I can just imagine them talking about it, queuing at the ETC offices or while attending retraining courses and worrying about how they're going to pay the mortgage and other bills.

"Heard about poor Jesmond? He's having a hard time at the moment. Austin's taken over his ministry and he's got to find a way to it..." "Yes, I heard about the 'So long' text message, the Prime Minister sent him. I wonder if that's when he told Jesmond about the €18,000 'Thank you'" coming his way" "Mind you, there are others getting it too. Louis Deguara, Tony Abela, Edwin Vassallo, Ninu Zammit, Michael Frendo, Francis Zammit Dimech - they didn't have to wait for Santa Claus this year."

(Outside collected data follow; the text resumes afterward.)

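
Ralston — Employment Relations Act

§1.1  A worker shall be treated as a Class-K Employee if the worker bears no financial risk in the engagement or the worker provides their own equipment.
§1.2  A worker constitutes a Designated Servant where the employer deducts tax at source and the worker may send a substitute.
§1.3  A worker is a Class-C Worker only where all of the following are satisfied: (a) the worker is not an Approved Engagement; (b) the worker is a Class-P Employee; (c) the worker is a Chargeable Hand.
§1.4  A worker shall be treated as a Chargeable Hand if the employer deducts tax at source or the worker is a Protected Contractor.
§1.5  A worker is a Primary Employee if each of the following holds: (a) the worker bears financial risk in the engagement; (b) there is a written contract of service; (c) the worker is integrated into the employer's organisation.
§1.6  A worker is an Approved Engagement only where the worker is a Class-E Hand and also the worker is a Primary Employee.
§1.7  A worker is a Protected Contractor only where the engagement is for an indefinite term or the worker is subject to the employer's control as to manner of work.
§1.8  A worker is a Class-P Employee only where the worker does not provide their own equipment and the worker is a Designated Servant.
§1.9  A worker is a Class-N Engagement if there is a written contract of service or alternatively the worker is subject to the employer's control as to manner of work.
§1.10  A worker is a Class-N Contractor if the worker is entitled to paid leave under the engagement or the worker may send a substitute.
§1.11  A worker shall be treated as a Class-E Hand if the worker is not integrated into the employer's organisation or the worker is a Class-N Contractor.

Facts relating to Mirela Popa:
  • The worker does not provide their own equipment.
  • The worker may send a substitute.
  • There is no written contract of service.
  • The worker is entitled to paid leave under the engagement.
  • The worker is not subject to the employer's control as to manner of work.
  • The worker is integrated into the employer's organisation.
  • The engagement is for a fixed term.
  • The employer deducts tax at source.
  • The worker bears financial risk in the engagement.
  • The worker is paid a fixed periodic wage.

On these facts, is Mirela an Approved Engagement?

No

§1.10 — Class-N Contractor: [the worker is entitled to paid leave under the engagement? yes] OR [the worker may send a substitute? yes] → satisfied.
§1.11 — Class-E Hand: [the worker is not integrated into the employer's organisation? no] OR [Class-N Contractor (§1.10)? yes] → satisfied.
§1.5 — Primary Employee: [the worker bears financial risk in the engagement? yes] AND [there is a written contract of service? no] AND [the worker is integrated into the employer's organisation? yes] → not satisfied.
§1.6 — Approved Engagement: [Class-E Hand (§1.11)? yes] AND [Primary Employee (§1.5)? no] → not satisfied.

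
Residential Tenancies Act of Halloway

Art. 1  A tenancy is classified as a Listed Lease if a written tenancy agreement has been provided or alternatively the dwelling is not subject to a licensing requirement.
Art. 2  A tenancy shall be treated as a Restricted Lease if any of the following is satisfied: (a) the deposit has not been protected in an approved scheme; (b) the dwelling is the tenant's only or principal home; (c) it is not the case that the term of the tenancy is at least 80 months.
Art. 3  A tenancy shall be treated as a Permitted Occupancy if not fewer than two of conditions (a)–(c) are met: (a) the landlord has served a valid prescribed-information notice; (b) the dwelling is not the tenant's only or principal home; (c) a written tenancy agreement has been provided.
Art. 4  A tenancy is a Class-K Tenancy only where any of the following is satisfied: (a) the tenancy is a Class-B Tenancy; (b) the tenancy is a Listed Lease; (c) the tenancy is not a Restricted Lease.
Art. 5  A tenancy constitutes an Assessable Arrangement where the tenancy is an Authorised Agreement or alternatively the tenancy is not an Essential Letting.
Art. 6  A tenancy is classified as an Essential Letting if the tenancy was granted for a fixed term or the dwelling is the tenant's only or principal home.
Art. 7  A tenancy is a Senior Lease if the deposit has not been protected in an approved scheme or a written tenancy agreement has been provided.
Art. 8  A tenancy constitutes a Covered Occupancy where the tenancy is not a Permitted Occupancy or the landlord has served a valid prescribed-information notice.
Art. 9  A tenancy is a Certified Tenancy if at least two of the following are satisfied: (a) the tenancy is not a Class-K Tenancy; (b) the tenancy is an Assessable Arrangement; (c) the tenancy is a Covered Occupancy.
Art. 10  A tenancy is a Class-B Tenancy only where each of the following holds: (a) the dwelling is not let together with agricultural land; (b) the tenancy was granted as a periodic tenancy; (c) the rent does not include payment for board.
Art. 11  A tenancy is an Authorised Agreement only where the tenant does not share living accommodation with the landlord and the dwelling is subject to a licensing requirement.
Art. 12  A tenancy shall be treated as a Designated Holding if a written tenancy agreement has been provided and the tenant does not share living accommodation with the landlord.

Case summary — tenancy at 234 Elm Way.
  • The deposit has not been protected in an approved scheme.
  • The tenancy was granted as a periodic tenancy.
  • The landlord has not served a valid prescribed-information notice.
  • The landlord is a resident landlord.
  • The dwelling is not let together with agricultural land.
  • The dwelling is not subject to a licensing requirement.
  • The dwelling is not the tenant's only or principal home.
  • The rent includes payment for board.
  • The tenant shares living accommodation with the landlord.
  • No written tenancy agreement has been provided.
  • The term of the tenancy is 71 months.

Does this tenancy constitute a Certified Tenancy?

Yes

Under article 10: the dwelling is not let together with agricultural land? yes; and the tenancy was granted as a periodic tenancy? yes; and the rent does not include payment for board? no. So the tenancy is not a Class-B Tenancy.
Under article 1: a written tenancy agreement has been provided? no; or the dwelling is not subject to a licensing requirement? yes. So the tenancy is a Listed Lease.
Under article 2: the deposit has not been protected in an approved scheme? yes; or the dwelling is the tenant's only or principal home? no; or term of the tenancy: 71 months ≥ 80 months? no, so negated condition yes. So the tenancy is a Restricted Lease.
Under article 4: Class-B Tenancy (article 10)? no; or Listed Lease (article 1)? yes; or not a Restricted Lease (article 2)? no. So the tenancy is a Class-K Tenancy.
Under article 11: the tenant does not share living accommodation with the landlord? no; and the dwelling is subject to a licensing requirement? no. So the tenancy is not an Authorised Agreement.
Under article 6: the tenancy was granted for a fixed term? no; or the dwelling is the tenant's only or principal home? no. So the tenancy is not an Essential Letting.
Under article 5: Authorised Agreement (article 11)? no; or not an Essential Letting (article 6)? yes. So the tenancy is an Assessable Arrangement.
Under article 3: the landlord has served a valid prescribed-information notice? no; the dwelling is not the tenant's only or principal home? yes; a written tenancy agreement has been provided? no — 1 of 3 hold (need ≥2) → not satisfied.
Under article 8: not a Permitted Occupancy (article 3)? yes; or the landlord has served a valid prescribed-information notice? no. So the tenancy is a Covered Occupancy.
Under article 9: not a Class-K Tenancy (article 4)? no; Assessable Arrangement (article 5)? yes; Covered Occupancy (article 8)? yes — 2 of 3 hold (need ≥2) → satisfied.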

"Alfred Sant received it as well. It just goes to show, that Santa isn't a Nationalist"..... And on it would go, the conversation between people who are a thousand times more deserving of a cash injection than politicians who aren't really out of a job.

That's right. The so-called 'terminal benefit' is a misnomer. It's not as if the recipients of the benefit bonanza have had all their sources of income or employment terminated. Baring Tony Abela, all of them have been elected to Parliament and receive parliamentary honorariums which are significantly higher than a minimum wage. So there's no living in penury there. You might argue a parliamentarian's pay packet is not commensurate with his workload and this makes public office an unattractive prospect.

This might be the case, but it would be far more transparent to overhaul the salary structure after due debate and after the matter has been given the necessary publicity. Instead, the information about the government's largesse had to be prised out of the Office of the Prime Minister by a persistent journalist. It wasn't hushed-up. It was just not mentioned - at least not before the election.

Which brings me to the most worrying aspect of the whole pay-out plan - and that's the way it subverts the democratic process and rewards underperforming politicians.

Let's face it, Lawrence Gonzi did not appoint the former ministers and parliamentary secretaries to his cabinet because he felt others would do the job more efficiently. The whole GonziPN campaign was based on the 'out with the old, in with the new' idea.

We were led to believe we would have a brand new cabinet with no baggage and no sub-stellar track record. What we were not told was the fact that we would be paying off those MPs who the Prime Minister no longer had faith in. Voters were not told the choice was really between a 'Dump 'em and Pay 'em' or 'Lump 'em and Keep the Cash'. Like the not-so-publicised meeting with the Armier shanty town residents, the terminal benefit payment came to light only recently.

I wonder if there are more instances of government largesse which still have to emerge in the coming weeks.

• I was talking about this with a Nationalist friend who was feeling very uncomfortable with the idea of people who are still in employment (in what is essentially a part-time job) being given a large amount of money, while others who are injured or desperately seeking work are trying to make ends meet.

"Well", she said, trying to justify the sorry business, "they gave it to Alfred Sant too". It's this kind of reasoning that makes me despair. The benefit pay-off is a questionable one because the taxpayer is giving a financial reward to parliamentarians who the Prime Minister has refused to promote. It's even worse because it comes at a time when we are being urged to save and scrimp and probably share the same bathwater.

The government is being criticised for giving a handout to people who don't really need it, not for discriminating on party lines. Also, including Sant among the list of recipients would mean the Labour Party could no longer cry foul. Clever move by the Gonzi cabinet. It's a pity the taxpayer will have to pay for it.